Once the US aggression begins, the anti-American movement will start to expand and gather a mass base. The wider and the larger it gets, the weaker the control of Islamic fundamentalism will become. Whether Osama bin Laden is apprehended or not, the US attack will unleash such social unrest that it will become uncontrollable for the present military regime. A number of scenarios can open up. Another military ruler a new change of face with a civilian puppet or severe repression can ensue.

With the rapid economic decline, and the social and political upheavals that will flow from the US provocation, it would create a very dangerous situation for the state and the existing system.

In any case, the main victims of the US operation will be the poor, the innocent and the weak that have nothing to do with terrorism, both in Afghanistan and Pakistan.

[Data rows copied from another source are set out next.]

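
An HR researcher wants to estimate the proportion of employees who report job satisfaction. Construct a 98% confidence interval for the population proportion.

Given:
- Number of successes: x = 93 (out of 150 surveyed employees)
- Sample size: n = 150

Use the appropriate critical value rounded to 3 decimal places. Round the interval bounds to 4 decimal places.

Sample proportion: p̂ = 93/150 = 0.620000

Check conditions for normal approximation:
  np̂ = 93 ≥ 10 ✓
  n(1-p̂) = 57 ≥ 10 ✓

The sample is large enough, so use a z-interval (normal approximation) for the proportion.

For 98% confidence, z* = 2.326 (from standard normal table)

Standard error: SE = √(p̂(1-p̂)/n) = √(0.620000×0.380000/150) = 0.03963164

Margin of error: E = z* × SE = 2.326 × 0.03963164 = 0.092183

Z-interval: p̂ ± E = 0.620000 ± 0.092183 = (0.527817, 0.712183)

Rounded to 4 decimal places:

(0.5278, 0.7122)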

Hence the US aggression has to be fervently opposed by the Marxists and the working class of Pakistan.

The leadership of the PPP (Pakistan Peoples Party) the main mass party in Pakistan is once again playing a treacherous role. In the last local elections they formed alliances with Islamic parties. Now when the same Jamaat-e-Islami called an All Parties Conference, to discuss the Impending attack on Afghanistan the PPP leadership refused to participate on the pretext that "there will be talk against America, hence we cannot participate in any such a conference". This has made the situation for the workers and youth more complicated and confusing. But once the movement erupts and the working class enters the struggle, the whole character of the movement will be changed. A revolutionary programme and slogans will gain a mass base and give a clear direction to this movement.

The US Imperialist aggression must be condemned - so should terrorism and Islamic fundamentalism, represented by the monstrous Taliban regime and other Islamist outfits. An independent class position must be put forward with a clear revolutionary programme and strategy.

One of the fundamentalist army generals Hameed Gul sarcastically remarked a few months ago, "In the past those who were pro-Moscow used to call themselves progressive, now those who are pro-Washington call themselves progressives".

The reality is that, in this epoch of capitalist decay, Islamic fundamentalism and US Imperialism are two sides of the same coin.

These Islamic fundamentalists on one hand and the pro-Western NGOs and politicians on the other, are the products of this rotting system, whose economic crisis reflects in its social, political and cultural decay and decadence. As long as capitalism continues to dominate the planet, the horrors of imperialist aggression and fundamentalist terrorism will continue to torture and traumatise humankind. The only way out of this misery, suffering and barbarism is the overthrow of capitalism through the socialist revolution.